Advanced Journal of Microbiology Research

ISSN 2736-1756

Advanced Journal of Microbiology Research Vol. 2017

Available online at http://internationalscholarsjournals.org/journal/ajmr

© 2017 International Scholars Journals

Full Length Research Paper

Prevalence of enteropathogenic and lactic acid bacteria species in wara: A local cheese from Nigeria

T. E. Sangoyomi1*, A. A. Owoseni2 and O. Okerokun2

1Department of Crop Production, Soil and Environmental Management, Faculty of Agriculture, Bowen University, Iwo,

Osun State, Nigeria.

2Department of Biological Sciences, Faculty of Science and Science Education, Bowen University, Iwo, Osun state, Nigeria.

Accepted 23 July, 2017

Abstract

Eight bacteria genera and yeasts were isolated from wara - a local soft cheese from Nigeria, the bacteria genera were made up of 76% lactic acid bacteria (LAB), 17% Enterobacteria and 7% Staphylococci. The LAB group was made up of the genera Lactobacillus, Leuconostoc, Streptococcus and Pediococcus with Lactobacillus being the most frequently occurring genus.
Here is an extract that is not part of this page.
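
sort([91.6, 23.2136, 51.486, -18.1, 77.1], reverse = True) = [91.6, 77.1, 51.486, 23.2136, -18.1]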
Escherichia coli, Klebsiella and Enterobacter made up the Enterobacteria group. A protease enzyme produced by the E. coli was characterized. Its activity was found to be highest at 60°C and pH 5.4. The protease activity was highest at 5 mmol/l and was inhibited at 10 mmol/l concentration of EDTA.

Key words: Wara, lactic acid bacteria, Escherichia coli, protease.